For police agencies, a major technology acquisition can be a change agent that elevates operations while building trust within communities. But when police technology choices are not sufficiently integrated with a department’s overall policing strategy, inefficiency and disappointed expectations can follow, according to a new study supported by the National Institute of Justice. Researchers found that a complex and varied set of factors typically drives police technology acquisition decisions—but often the department’s policing philosophy or strategy is not one of them.
Police agencies, over the past few decades, have adopted sophisticated technologies to enhance operational effectiveness in fighting crime, deterring external threats, and positively engaging the community. Police dash cams and body-worn cameras, license plate readers, enhanced cellphone tracking, and geographic information systems (computer-based crime mapping) are but a few of the powerful new tech tools now in wide use by law enforcement.
However, the adoption and deployment of the latest, smartest technology has come with challenges for many law enforcement agencies. A new U.S. study of police technology decisions and their impact has found that, generally, technology choices are driven by a variety of complex factors that often do not include the agency’s overall policing strategy or philosophy.
A disconnect between an agency’s mission and equipment often leads to unrealized potential as evidenced by limited integration of a technology within an agency, a failure to recognize primary and secondary benefits of a technology, or even departmental disillusionment and a lack of continuing funding for the adopted technology, a research team from RTI International and the Police Executive Research Forum reported.
The study grew out of the National Institute of Justice’s (NIJ) interest in better comprehension of the types of technology law enforcement was acquiring in the new century and the extent to which those technology decisions were tied to strategy development and broader organizational change.
The study was designed in three parts: (1) a U.S.-wide survey using questions designed by an expert panel; (2) site-level examination of a sampling of high-technology and mixed-technology agencies; and (3) use of findings to develop a framework to guide police agencies on technology selection, implementation, and use.
Overall, the research team concluded that technology was having a positive impact on U.S. law enforcement agencies in terms of
- increasing efficiency;
- providing communication;
- enhancing information sharing practices; and
- improving informational and analytical capacities.
It further found that technology can improve police practice in ways that establish trust and legitimacy within communities. At the same time, the researchers suggested that uncoordinated police technology decisions come at a high cost to agencies and communities:
Given that technology can have a dramatic impact on how policing is done, on community relations, and the extent to which police safety is protected, it is imperative that police executives and civilian policymakers have sound empirical evidence about the presence, role, and impact of technology in contemporary policing.

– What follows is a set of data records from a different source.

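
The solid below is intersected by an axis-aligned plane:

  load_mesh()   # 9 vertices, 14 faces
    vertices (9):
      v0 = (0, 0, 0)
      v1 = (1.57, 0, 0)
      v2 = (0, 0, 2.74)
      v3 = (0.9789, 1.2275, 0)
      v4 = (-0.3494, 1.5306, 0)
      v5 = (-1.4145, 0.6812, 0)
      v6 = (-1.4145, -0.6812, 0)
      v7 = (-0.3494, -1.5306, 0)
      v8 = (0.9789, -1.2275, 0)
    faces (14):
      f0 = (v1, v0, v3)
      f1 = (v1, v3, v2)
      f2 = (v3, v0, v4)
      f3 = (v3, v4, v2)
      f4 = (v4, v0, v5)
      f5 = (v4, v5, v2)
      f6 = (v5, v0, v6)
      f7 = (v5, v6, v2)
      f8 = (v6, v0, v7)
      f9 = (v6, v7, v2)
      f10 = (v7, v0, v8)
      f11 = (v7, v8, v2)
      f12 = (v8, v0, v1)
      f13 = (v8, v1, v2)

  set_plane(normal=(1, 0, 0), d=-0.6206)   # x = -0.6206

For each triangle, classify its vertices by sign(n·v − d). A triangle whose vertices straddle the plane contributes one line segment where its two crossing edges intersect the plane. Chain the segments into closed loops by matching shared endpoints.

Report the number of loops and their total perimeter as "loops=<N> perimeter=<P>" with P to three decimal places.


Straddling triangles (6 of 14):
  (v4,v0,v5) [++-] → (-0.6206, 0.298871, 0)–(-0.6206, 1.31432, 0)  len=1.0155
  (v4,v5,v2) [+-+] → (-0.6206, 1.31432, 0)–(-0.6206, 0.298871, 1.53785)  len=1.8429
  (v5,v0,v6) [-+-] → (-0.6206, 0.298871, 0)–(-0.6206, -0.298871, 0)  len=0.5977
  (v5,v6,v2) [--+] → (-0.6206, -0.298871, 1.53785)–(-0.6206, 0.298871, 1.53785)  len=0.5977
  (v6,v0,v7) [-++] → (-0.6206, -0.298871, 0)–(-0.6206, -1.31432, 0)  len=1.0155
  (v6,v7,v2) [-++] → (-0.6206, -1.31432, 0)–(-0.6206, -0.298871, 1.53785)  len=1.8429

Chained into 1 loop(s):
  loop 1: 6 segments, perimeter = 6.9121
Total perimeter = 6.912

loops=1 perimeter=6.912


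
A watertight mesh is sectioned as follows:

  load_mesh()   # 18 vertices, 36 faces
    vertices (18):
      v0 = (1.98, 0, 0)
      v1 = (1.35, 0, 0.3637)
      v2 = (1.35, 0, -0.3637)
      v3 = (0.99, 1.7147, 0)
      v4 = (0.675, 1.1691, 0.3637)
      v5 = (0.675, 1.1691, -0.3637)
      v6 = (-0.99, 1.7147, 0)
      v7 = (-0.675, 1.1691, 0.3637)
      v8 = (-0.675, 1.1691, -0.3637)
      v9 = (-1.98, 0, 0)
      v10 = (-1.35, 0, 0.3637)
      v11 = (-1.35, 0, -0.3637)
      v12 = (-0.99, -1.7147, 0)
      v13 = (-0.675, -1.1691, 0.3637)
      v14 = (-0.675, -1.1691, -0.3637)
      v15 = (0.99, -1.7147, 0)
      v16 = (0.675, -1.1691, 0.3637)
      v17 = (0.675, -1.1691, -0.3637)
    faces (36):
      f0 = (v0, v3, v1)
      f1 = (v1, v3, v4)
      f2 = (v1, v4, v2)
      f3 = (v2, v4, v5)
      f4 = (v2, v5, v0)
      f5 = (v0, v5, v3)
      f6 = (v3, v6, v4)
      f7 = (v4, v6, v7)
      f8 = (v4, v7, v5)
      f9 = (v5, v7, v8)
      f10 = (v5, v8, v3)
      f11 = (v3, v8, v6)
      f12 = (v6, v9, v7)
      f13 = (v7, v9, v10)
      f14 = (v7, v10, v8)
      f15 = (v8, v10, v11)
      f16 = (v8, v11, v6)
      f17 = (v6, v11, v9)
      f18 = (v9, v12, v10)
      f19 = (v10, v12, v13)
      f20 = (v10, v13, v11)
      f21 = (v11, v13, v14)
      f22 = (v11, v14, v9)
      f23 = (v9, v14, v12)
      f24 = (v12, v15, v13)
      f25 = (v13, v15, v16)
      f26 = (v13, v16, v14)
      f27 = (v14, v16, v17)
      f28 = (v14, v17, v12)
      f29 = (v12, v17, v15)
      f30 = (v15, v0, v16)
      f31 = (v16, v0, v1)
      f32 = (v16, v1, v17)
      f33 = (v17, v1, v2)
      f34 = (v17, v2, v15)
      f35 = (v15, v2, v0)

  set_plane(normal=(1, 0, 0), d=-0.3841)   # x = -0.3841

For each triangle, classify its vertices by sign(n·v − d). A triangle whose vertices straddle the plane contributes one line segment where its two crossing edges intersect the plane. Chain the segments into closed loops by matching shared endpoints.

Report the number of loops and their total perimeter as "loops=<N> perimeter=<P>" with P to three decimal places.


loops=2 perimeter=4.078

Straddling triangles (12 of 36):
  (v3,v6,v4) [+-+] → (-0.3841, 1.7147, 0)–(-0.3841, 1.51615, 0.132352)  len=0.2386
  (v4,v6,v7) [+--] → (-0.3841, 1.51615, 0.132352)–(-0.3841, 1.1691, 0.3637)  len=0.4171
  (v4,v7,v5) [+-+] → (-0.3841, 1.1691, 0.3637)–(-0.3841, 1.1691, 0.206959)  len=0.1567
  (v5,v7,v8) [+--] → (-0.3841, 1.1691, 0.206959)–(-0.3841, 1.1691, -0.3637)  len=0.5707
  (v5,v8,v3) [+-+] → (-0.3841, 1.1691, -0.3637)–(-0.3841, 1.26442, -0.300156)  len=0.1146
  (v3,v8,v6) [+--] → (-0.3841, 1.26442, -0.300156)–(-0.3841, 1.7147, 0)  len=0.5411
  (v12,v15,v13) [-+-] → (-0.3841, -1.7147, 0)–(-0.3841, -1.26442, 0.300156)  len=0.5411
  (v13,v15,v16) [-++] → (-0.3841, -1.26442, 0.300156)–(-0.3841, -1.1691, 0.3637)  len=0.1146
  (v13,v16,v14) [-+-] → (-0.3841, -1.1691, 0.3637)–(-0.3841, -1.1691, -0.206959)  len=0.5707
  (v14,v16,v17) [-++] → (-0.3841, -1.1691, -0.206959)–(-0.3841, -1.1691, -0.3637)  len=0.1567
  (v14,v17,v12) [-+-] → (-0.3841, -1.1691, -0.3637)–(-0.3841, -1.51615, -0.132352)  len=0.4171
  (v12,v17,v15) [-++] → (-0.3841, -1.51615, -0.132352)–(-0.3841, -1.7147, 0)  len=0.2386

Chained into 2 loop(s):
  loop 1: 6 segments, perimeter = 2.0388
  loop 2: 6 segments, perimeter = 2.0388
Total perimeter = 4.078


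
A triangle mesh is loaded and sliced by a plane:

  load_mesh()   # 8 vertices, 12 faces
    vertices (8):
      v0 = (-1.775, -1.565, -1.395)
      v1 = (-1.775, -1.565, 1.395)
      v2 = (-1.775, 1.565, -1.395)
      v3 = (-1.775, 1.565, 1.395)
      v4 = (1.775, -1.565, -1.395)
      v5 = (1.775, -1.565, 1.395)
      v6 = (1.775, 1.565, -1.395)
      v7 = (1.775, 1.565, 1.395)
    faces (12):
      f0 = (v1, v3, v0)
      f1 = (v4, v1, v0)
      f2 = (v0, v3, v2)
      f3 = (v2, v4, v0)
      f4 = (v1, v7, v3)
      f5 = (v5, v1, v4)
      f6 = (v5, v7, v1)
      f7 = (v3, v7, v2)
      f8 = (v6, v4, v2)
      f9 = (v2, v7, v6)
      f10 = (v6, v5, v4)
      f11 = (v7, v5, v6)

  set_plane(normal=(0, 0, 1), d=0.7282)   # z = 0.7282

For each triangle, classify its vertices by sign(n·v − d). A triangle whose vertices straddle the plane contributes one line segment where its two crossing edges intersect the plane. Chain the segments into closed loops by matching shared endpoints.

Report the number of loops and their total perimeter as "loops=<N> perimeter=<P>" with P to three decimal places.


loops=1 perimeter=13.360

Straddling triangles (8 of 12):
  (v1,v3,v0) [++-] → (-1.775, 0.816941, 0.7282)–(-1.775, -1.565, 0.7282)  len=2.3819
  (v4,v1,v0) [-+-] → (-0.926563, -1.565, 0.7282)–(-1.775, -1.565, 0.7282)  len=0.8484
  (v0,v3,v2) [-+-] → (-1.775, 0.816941, 0.7282)–(-1.775, 1.565, 0.7282)  len=0.7481
  (v5,v1,v4) [++-] → (-0.926563, -1.565, 0.7282)–(1.775, -1.565, 0.7282)  len=2.7016
  (v3,v7,v2) [++-] → (0.926563, 1.565, 0.7282)–(-1.775, 1.565, 0.7282)  len=2.7016
  (v2,v7,v6) [-+-] → (0.926563, 1.565, 0.7282)–(1.775, 1.565, 0.7282)  len=0.8484
  (v6,v5,v4) [-+-] → (1.775, -0.816941, 0.7282)–(1.775, -1.565, 0.7282)  len=0.7481
  (v7,v5,v6) [++-] → (1.775, -0.816941, 0.7282)–(1.775, 1.565, 0.7282)  len=2.3819

Chained into 1 loop(s):
  loop 1: 8 segments, perimeter = 13.3600
Total perimeter = 13.360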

Notwithstanding that imperative, the research team reported,
[T]he findings also demonstrate that, as a whole, technology has not had a game-changing impact on policing in terms of dramatically altering the philosophies and strategies used for preventing crime, responding to crime, or improving public safety.
The study’s survey, administered to more than 1,200 state and local law enforcement agencies, yielded a finding that U.S. agencies overall were heavily engaged with technology, as 96 percent had adopted at least one of 18 core technologies of interest (see Exhibit 2 in full report for list of technologies, linked below). Data collected by September 2014 showed that 70 percent of surveyed agencies had implemented car cameras, and 68 percent had adopted both information-sharing platforms and social media. In that period, large agencies reported much greater use than their smaller counterparts of geographic information systems (81 to 31 percent) and in their use of license plate readers (70 to 20 percent).
For police agencies with 250 or more sworn officers, the researchers observed a stronger connection between technology choices and overall philosophy than existed in many smaller departments. That fact qualifies the study team’s finding that in general, U.S. police agencies are not making technology decisions based on department philosophies or priorities. Rather, those technology decisions often are ad hoc and made in response to multiple factors such as executive staff decisions, perceived needs, community demands, and available funding.
The researchers also found that department priorities could be predictors of the degree to which a department commits to technology:
Greater emphasis on community, hot-spot, and intelligence-led policing among large agencies was associated with more technology…. Greater emphasis on professional policing, problem-oriented policing, or zero-tolerance policing, by contrast, was associated with less use of technology.
Technologies with the greatest impact across all surveyed agencies were automated records management and computer-aided dispatch. These technologies are central to carrying out fundamental policing activities such as responding to service calls and information management.
The research team made recommendations for developing a better police technology model, including:
- Incorporate evidence-based research to link the technology to the agency’s goals, organizational culture, and policing strategies.
- Include technology considerations in strategic planning.
- Encourage collaboration between agency decision makers and technology experts on technology decisions.
- Agencies should consider their historical performance in adopting and implementing police technologies to learn from past mistakes to increase the likelihood of successful outcomes in the future.
An essential takeaway from the study is that law enforcement agencies should have a robust internal technology evaluation process.
The research described in this article was funded by NIJ award 2012-MU-CX-0043, awarded to RTI International and the Police Executive Research Forum. This article is based on the report "Research on the impact of Technology on Policing Strategy in the 21st Century, Final Report", by Kevin Strom.